Le brand content dépasse le marketing et la communication. Il est devenu incontournable pour donner du sens aux marques, enrichir l'offre, émerger sur le web, alimenter la parole des dirigeants, exister dans l'espace public, fédérer les collaborateurs, être considéré par les médias, rayonner à l'international. Pour Daniel Bô, PDG de l'institut Quali-Quanti, qui publie en partenariat avec Via Alternativa «Brand content stratégique, le contenu comme levier de création de valeur» (*), réussir sa stratégie de contenus – au-delà d'une démarche purement tactique et opportuniste – suppose de relever dix défis.
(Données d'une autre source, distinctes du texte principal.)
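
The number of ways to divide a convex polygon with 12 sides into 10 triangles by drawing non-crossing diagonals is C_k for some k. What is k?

10

A convex 12-gon is triangulated into 10 triangles, and the number of such triangulations is the Catalan number C_{12−2} = C_10.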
1. Définir le territoire éditorial
Il s'agit d'expliciter l'arrière-plan culturel de la marque avec un univers éditorial qui enthousiasme le public et donc concilier l'intérêt du consommateur et le lien avec la marque. Une solution est d'associer plusieurs piliers de contenus, comme Havana Club, conseillé par M&C Saatchi GAD, qui traite simultanément des mojitos, du vieux rhum et de la culture de la Havane. Leroy-Merlin, de son côté, épaulé par Textuel la Mine, a trois axes éditoriaux: la passion de la maison («Du côté de chez vous»), la passion du faire avec des tutoriaux bricolage, et la pédagogie de la consommation. Définir un positionnement éditorial consiste aussi à identifier l'ambition, les angles, le ton, les aspérités, les valeurs et l'univers stylistique du contenu.

 

2. Associer le contenu à la marque
En brand content, la marque est éditrice du contenu et le revendique. Ce n'est pas un partenariat superficiel. Le public doit ressentir l'implication de la marque, la sincérité de sa démarche, l'adéquation marque/contenu. Cela se traduit par une masse critique d'opérations convergentes dans la durée. Oasis, avec son agence Marcel, rebondit en permanence sur l'actualité avec ses fruits anthropomorphiques. La capacité de renouvellement, le soin apporté aux détails, les moyens promotionnels révèlent l'extrême engagement d'Oasis dans ses contenus. Avec son blog Quiestlemoinscher.com, E.Leclerc milite depuis plus de dix ans pour le pouvoir d'achat. Picard, lui, démontre depuis des années, visuels appétissants à l'appui, le potentiel gastronomique des surgelés. Une stratégie de brand content réussie doit entretenir un lien génétique avec la marque tout en étant autonome. Les marques éditoriales, comme «Du côté de chez vous» de Leroy-Merlin, «Lançez vous!» de Castorama ou «Hiking on The Moon» par Quechua, imitent les médias existants et favorisent cette émancipation.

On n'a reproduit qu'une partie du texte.